Bevölkerungsanstieg von 20 auf 36 Millionen

Während die rechtlose Landbevölkerung immer unzufriedener wurde, tat die Zarin ihr Scheitern bald als Jugendsünde ab und ließ fünf Jahre später den Kosaken-Aufstand unter Jemeljan Pugatschow blutig niedergeschlagen.
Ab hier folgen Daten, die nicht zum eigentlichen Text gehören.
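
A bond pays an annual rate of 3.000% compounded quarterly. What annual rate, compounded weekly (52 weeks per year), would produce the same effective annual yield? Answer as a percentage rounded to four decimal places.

2.9897%

EAR = (1 + 0.03000/4)^4 − 1 = 0.030339.
Solve (1 + r/52)^52 = 1.030339: r/52 = 1.030339^(1/52) − 1 = 0.000575, so r = 0.029897 = 2.9897%.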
„Ihr Philosophen habt es gut. Ihr schreibt auf Papier, und Papier ist geduldig. Ich unglückliche Kaiserin schreibe auf der empfindlichen Haut von Menschen.“
Unter ihrer Regierung stieg die Einwohnerzahl von geschätzten 20 auf etwa 36 Millionen. Tausende Einwanderer aus Deutschland folgten ihrer Einladung und bauten in den 1760er-Jahren über hundert Ortschaften an der unteren Wolga auf. Zwei Türkenkriege und die Annektierung der Krim sicherten Russland den Zugang zum Schwarzen Meer. Mit drei Teilungen Polens vergrößerte sie das Land im Westen um eine halbe Million Quadratkilometer. Als Katharina die Große mit 67 Jahren den Folgen eines Schlaganfalls erlag, hinterließ sie ein multiethnisches Reich.